The first of August is Emancipation Day in the West Indies, commemorating the day (in 1834) when the Slavery Abolition Act of 1833 went into full effect across the former British Empire. Caribbean nations from Antigua and Barbados to Trinidad & Tobago continue to celebrate some form of Emancipation Day, but there was a time in the 19th century when it was a thing in the United States.
American abolitionists seized on August 1st in solidarity with an anti-slavery movement that succeeded decades before the Emancipation Proclamation. And what did those abolitionists do on August 1st? That’s right: they had picnics.
As the movement gained momentum in the 1830s, one of the ways they promoted the cause to attract supporters was to hold large community picnics. The painting above, by Susan Torrey Merritt, documents one such picnic in Weymouth, Massachusetts, in 1845. But the most famous abolitionist picnic happened a year earlier, in nearby Hingham, Massachusetts, to mark the 10th anniversary of Emancipation Day.
Planned for months in advance, it drew a crowd of nearly 10,000 people who came to hear A-list speakers like Frederick Douglass, William Lloyd Garrison, and Ralph Waldo Emerson. Delegations were sent from around the northeast, and the day began with a processional parade. There were speeches, poems, and song, along with a performance by the super-famous Hutchinson Family Singers, which makes it sound kind of like a teetotaling Quaker Woodstock.
As it happens, a recently published local history by Martha Reardon Bewick, entitled Tranquility Grove: The Great Abolitionist Picnic of 1844, recounts the details of the event—starting with the fact that the picnic was rained out on August 1st and so was held the following day. The book gathers primary source material, including broadsides advertising the picnic, lists of attendees, and the speeches, letters, and songs that were shared throughout the day.

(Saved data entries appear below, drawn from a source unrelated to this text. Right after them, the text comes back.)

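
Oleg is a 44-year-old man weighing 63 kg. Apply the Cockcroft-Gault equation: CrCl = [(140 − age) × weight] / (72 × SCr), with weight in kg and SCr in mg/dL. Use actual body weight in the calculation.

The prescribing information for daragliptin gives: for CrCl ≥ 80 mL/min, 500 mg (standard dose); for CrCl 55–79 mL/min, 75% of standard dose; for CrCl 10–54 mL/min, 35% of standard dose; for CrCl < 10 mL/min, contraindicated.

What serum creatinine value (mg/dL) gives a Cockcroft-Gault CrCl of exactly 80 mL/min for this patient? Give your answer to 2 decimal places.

Standard dose requires CrCl ≥ 80 mL/min.
Set (140 − 44) × 63 / (72 × SCr) = 80
SCr = (140 − 44) × 63 / (72 × 80) = 1.050 mg/dL

1.05 mg/dL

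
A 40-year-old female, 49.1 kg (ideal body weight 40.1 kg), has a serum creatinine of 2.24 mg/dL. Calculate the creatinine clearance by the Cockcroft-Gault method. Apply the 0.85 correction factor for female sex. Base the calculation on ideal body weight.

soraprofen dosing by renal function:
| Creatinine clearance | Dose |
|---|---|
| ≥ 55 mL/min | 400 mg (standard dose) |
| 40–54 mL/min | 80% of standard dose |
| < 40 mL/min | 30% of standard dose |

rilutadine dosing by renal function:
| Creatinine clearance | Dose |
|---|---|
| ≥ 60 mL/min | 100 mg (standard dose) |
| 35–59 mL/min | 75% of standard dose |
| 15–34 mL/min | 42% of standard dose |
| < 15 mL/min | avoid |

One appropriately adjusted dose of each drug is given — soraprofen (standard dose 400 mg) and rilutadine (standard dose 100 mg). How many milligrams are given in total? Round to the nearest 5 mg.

160 mg

CrCl = (140 − 40) × 40.1 / (72 × 2.24) × 0.85 = 4010.0 / 161.28 × 0.85 ≈ 21.1 mL/min
CrCl ≈ 21 mL/min.
soraprofen: < 40 mL/min → 30% of 400 mg = 120 mg.
rilutadine: 15–34 mL/min → 42% of 100 mg = 42 mg.
Total = 120 + 42 = 162 mg.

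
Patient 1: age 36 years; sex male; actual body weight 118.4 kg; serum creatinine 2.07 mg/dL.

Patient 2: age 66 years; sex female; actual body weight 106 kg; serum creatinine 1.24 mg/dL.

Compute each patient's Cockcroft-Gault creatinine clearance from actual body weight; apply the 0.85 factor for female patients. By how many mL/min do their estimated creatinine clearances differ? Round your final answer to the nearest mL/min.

Patient 1: CrCl = (140 − 36) × 118.4 / (72 × 2.07) = 12313.6 / 149.04 ≈ 82.6 mL/min
Patient 2: CrCl = (140 − 66) × 106 / (72 × 1.24) × 0.85 = 7844.0 / 89.28 × 0.85 ≈ 74.7 mL/min
|82.6 − 74.7| = 7.9 mL/min

8 mL/min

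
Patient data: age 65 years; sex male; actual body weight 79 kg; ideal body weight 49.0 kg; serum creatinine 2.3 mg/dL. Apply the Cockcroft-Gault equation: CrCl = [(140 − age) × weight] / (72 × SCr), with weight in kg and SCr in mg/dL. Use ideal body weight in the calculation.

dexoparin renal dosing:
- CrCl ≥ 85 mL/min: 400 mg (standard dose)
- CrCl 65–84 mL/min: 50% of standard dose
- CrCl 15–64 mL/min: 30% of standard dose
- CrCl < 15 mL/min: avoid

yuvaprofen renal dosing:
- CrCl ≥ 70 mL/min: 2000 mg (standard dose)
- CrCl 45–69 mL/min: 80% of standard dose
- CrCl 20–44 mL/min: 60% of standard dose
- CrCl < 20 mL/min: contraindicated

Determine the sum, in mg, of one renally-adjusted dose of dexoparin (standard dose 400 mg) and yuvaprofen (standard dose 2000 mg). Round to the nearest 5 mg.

CrCl = (140 − 65) × 49 / (72 × 2.3) = 3675.0 / 165.60 ≈ 22.2 mL/min
CrCl ≈ 22 mL/min.
dexoparin: 15–64 mL/min → 30% of 400 mg = 120 mg.
yuvaprofen: 20–44 mL/min → 60% of 2000 mg = 1200 mg.
Total = 120 + 1200 = 1320 mg.

1320 mg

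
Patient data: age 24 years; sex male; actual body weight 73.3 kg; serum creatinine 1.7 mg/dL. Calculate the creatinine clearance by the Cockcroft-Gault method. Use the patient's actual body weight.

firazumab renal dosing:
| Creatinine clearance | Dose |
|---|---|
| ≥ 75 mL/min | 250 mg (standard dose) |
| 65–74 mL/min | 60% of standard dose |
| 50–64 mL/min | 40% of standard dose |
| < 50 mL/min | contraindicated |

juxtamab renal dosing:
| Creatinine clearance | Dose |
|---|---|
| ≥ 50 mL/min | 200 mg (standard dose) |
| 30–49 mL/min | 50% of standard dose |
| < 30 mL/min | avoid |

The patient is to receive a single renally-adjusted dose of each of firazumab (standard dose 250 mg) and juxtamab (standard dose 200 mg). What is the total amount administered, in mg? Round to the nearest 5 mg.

350 mg

CrCl = (140 − 24) × 73.3 / (72 × 1.7) = 8502.8 / 122.40 ≈ 69.5 mL/min
CrCl ≈ 69 mL/min.
firazumab: 65–74 mL/min → 60% of 250 mg = 150 mg.
juxtamab: ≥ 50 mL/min → 100% of 200 mg = 200 mg.
Total = 150 + 200 = 350 mg.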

Beyond noting that provisions were sent from Boston, the book doesn’t concern itself with the menu. If you’re curious about what they might have fed some 10,000 hungry abolitionists, you can consult Mrs. Beeton’s Book of Household Management (like a Victorian Martha Stewart Living). Far more interesting than the food, of course, is the democratic spirit at the heart of the whole thing—the idea that picnics could be purposeful gatherings in pursuit of justice and equality. That’s a tradition worth preserving.